Once most of the fruit had arrived (or our superiors thought we looked too depressed to keep accepting fruit) we had the job of inoculating must, or unfermented grape juice, with yeast to initiate fermentation. Yeast in action is extremely cool – it bubbles and hisses and is truly alive. What isn’t cool is adding “aroma smoothers,” “color extractors,” and “powdered protein hulls,” which all smell like peanut butter and have bizarre warnings on the labels.
The bonus with inoculation duty? 30-minute breaks while the yeast wake up, and the knowledge that with one wrong turn of a valve or pump, you will be doused in sticky-sweet grape must the way contestants on old school Nickelodeon shows were slimed. I know because it happened repeatedly, turning 100-degree desert days into syrupy 100-degree days complete with clouds of flies.
As the 12-hour days rolled into 72-hour work weeks that left little time for study abroad-style diversions, I had an epiphany: winemaking is hard work, and the romanticism that surrounds the wine industry is partly concocted by clever marketers. They’re the same marketers that claim pizza is a vegetable and make industrial meat-farming seem humane.
There was no magic in these carefully-timed fermentations, or Spur’s bottlings in the supermarket which retailed from 2 Euro to 40 Euro per bottle. What did exist was exacting science, complicated testing, and formula upon formula. Vindima was nothing like the Under the Tuscan Sun romance I’d been promised. Instead, it was like making Coca-Cola or Twinkies, an exacting sequence of processes that produce a consistent product. Nobody expects the Hostess factory to be romantic, or soda production to be charming, so why do we expect it from wine producers?
This rude awakening smacked me in the face one sweaty afternoon, and I haven’t looked back since. Knowing what goes on behind glossy, well-designed labels and wine scores hasn’t stopped me from enjoying Spur or other inexpensive, mass-produced wines. In fact, I still drink and write about them often.
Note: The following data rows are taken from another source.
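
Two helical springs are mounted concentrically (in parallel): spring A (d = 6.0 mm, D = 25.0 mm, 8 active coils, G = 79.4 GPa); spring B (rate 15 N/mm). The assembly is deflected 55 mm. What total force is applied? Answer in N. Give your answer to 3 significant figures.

6480 N

k_A = Gd⁴/(8D³N_a) = (79.4×10³)(6.0⁴)/(8·25.0³·8) = 102.9 N/mm
Parallel: k_eq = 102.9 + 15 = 117.9 N/mm
F = k_eq·δ = 117.9·55 = 6484.6 N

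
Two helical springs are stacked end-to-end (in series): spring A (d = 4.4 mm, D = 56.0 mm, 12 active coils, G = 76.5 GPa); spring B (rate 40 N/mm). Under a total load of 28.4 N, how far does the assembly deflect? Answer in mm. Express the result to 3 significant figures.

k_A = Gd⁴/(8D³N_a) = (76.5×10³)(4.4⁴)/(8·56.0³·12) = 1.7007 N/mm
Series: 1/k_eq = 1/1.7007 + 1/40 = 0.61298; k_eq = 1.6314 N/mm
δ = F/k_eq = 28.4/1.6314 = 17.409 mm

17.4 mm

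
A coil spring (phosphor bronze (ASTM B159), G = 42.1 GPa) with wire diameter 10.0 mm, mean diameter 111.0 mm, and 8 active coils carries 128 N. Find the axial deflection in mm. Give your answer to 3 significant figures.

k = Gd⁴/(8D³N_a) = (42.1×10³)(10.0⁴)/(8·111.0³·8) = 4.8099 N/mm
δ = F/k = 128 / 4.8099 = 26.612 mm

26.6 mm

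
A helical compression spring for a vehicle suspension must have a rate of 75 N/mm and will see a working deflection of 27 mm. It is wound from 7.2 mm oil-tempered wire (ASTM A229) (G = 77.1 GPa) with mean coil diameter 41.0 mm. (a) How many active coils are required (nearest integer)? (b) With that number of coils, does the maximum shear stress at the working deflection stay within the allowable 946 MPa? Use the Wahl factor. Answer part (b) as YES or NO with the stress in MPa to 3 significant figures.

(a) 5 coils; (b) YES, τ_max = 720 MPa

N_a = Gd⁴/(8D³k) = (77.1×10³)(7.2⁴)/(8·41.0³·75) = 5.011 → N_a = 5
Actual rate k = Gd⁴/(8D³·5) = 75.158 N/mm
Working load F = kδ = 75.158·27 = 2029.3 N
C = 41.0/7.2 = 5.6944; K_W = (4C−1)/(4C−4)+0.615/C = 1.2678
τ_max = K_W·8FD/(πd³) = 1.2678·567.63 = 719.62 MPa
τ_max ≤ 946 MPa → acceptable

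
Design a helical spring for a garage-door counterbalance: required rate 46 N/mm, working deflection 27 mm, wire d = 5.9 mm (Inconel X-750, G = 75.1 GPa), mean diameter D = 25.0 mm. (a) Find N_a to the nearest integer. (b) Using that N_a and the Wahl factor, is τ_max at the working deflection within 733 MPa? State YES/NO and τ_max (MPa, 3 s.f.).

(a) 16 coils; (b) YES, τ_max = 524 MPa

N_a = Gd⁴/(8D³k) = (75.1×10³)(5.9⁴)/(8·25.0³·46) = 15.83 → N_a = 16
Actual rate k = Gd⁴/(8D³·16) = 45.501 N/mm
Working load F = kδ = 45.501·27 = 1228.5 N
C = 25.0/5.9 = 4.2373; K_W = (4C−1)/(4C−4)+0.615/C = 1.3768
τ_max = K_W·8FD/(πd³) = 1.3768·380.81 = 524.3 MPa
τ_max ≤ 733 MPa → acceptable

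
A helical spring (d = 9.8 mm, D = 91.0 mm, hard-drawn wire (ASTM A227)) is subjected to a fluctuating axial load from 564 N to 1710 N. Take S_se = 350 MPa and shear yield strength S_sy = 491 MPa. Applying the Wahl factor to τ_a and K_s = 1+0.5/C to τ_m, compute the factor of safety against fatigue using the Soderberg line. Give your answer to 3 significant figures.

0.937

C = D/d = 91.0/9.8 = 9.2857; K_W = (4C−1)/(4C−4)+0.615/C = 1.1567; K_s = 1+0.5/C = 1.0538
F_a = (F_max−F_min)/2 = 573 N; F_m = (F_max+F_min)/2 = 1137 N
τ_a = K_W·8F_aD/(πd³) = 1.1567 × 141.08 = 163.19 MPa
τ_m = K_s·8F_mD/(πd³) = 1.0538 × 279.94 = 295.01 MPa
Soderberg: 1/n_f = τ_a/S_se + τ_m/S_sy = 163.19/350 + 295.01/491 = 0.46626 + 0.60084 = 1.0671
n_f = 1/1.0671 = 0.9371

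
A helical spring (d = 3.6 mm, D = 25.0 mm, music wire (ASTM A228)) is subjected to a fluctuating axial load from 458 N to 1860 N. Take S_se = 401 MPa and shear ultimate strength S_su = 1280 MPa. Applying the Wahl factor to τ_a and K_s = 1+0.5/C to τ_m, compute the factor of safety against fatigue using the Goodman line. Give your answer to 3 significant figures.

0.237

C = D/d = 25.0/3.6 = 6.9444; K_W = (4C−1)/(4C−4)+0.615/C = 1.2147; K_s = 1+0.5/C = 1.0720
F_a = (F_max−F_min)/2 = 701 N; F_m = (F_max+F_min)/2 = 1159 N
τ_a = K_W·8F_aD/(πd³) = 1.2147 × 956.51 = 1161.9 MPa
τ_m = K_s·8F_mD/(πd³) = 1.0720 × 1581.5 = 1695.3 MPa
Goodman: 1/n_f = τ_a/S_se + τ_m/S_su = 1161.9/401 + 1695.3/1280 = 2.89751 + 1.32447 = 4.222
n_f = 1/4.222 = 0.2369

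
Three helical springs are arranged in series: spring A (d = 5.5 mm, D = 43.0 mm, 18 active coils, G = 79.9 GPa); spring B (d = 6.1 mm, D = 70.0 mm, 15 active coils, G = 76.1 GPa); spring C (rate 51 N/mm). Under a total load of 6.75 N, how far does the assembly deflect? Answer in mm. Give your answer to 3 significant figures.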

Day by day the harvest dragged on–chemicals, oak chips, barrel filling, barrel emptying–and one day I slipped. Slipped right down an infamous set of red steel stairs, severely spraining my wrist and winning the title of “1st Intern to Experience a Rural Emergency Room.” My superiors couldn’t have been more generous with my time off, or the Port they gave me in unlabeled bottles to numb the physical and emotional pain of being trapped in our toilet-seat-free abode with only one hand all day long.
One tumble, lots of confusion, and a few X-rays later, my harvest was over. Departure was bittersweet–anyone who tells you that working 12-hour days is fun is either lying or masochistic. In fact, I’ve come to learn that even small winemakers don’t consider harvest “romantic” or “adventurous.” Those I know have called it “grueling” and “stressful.”
And while many elements of my Alentejo harvest were hellish, I wouldn’t trade my experience for any number of press trips or winery tours, where glamour is on the menu. My harvest wasn’t a fairytale experience. It was a real, sticky, life-shaping, opinion-forming, hand-staining affair, and it proved one thing: winemaking is not sexy. It is not fun. It is not an easy, simple job.
If you want easy and fun, read the shelf-talkers at wine stores, and take classes–hell, teach classes–for budding oenophiles that involve lots of tasting. Drink wine and enjoy it everyday. Appreciate it. Most importantly, know that winemakers aren’t elusive sorcerers who make wine with a flick of the wrist from some balcony, but hardworking chemists who are crazy enough to inhale harmful chemicals and forgo weekends for months so we can all drink. God knows I couldn’t do it.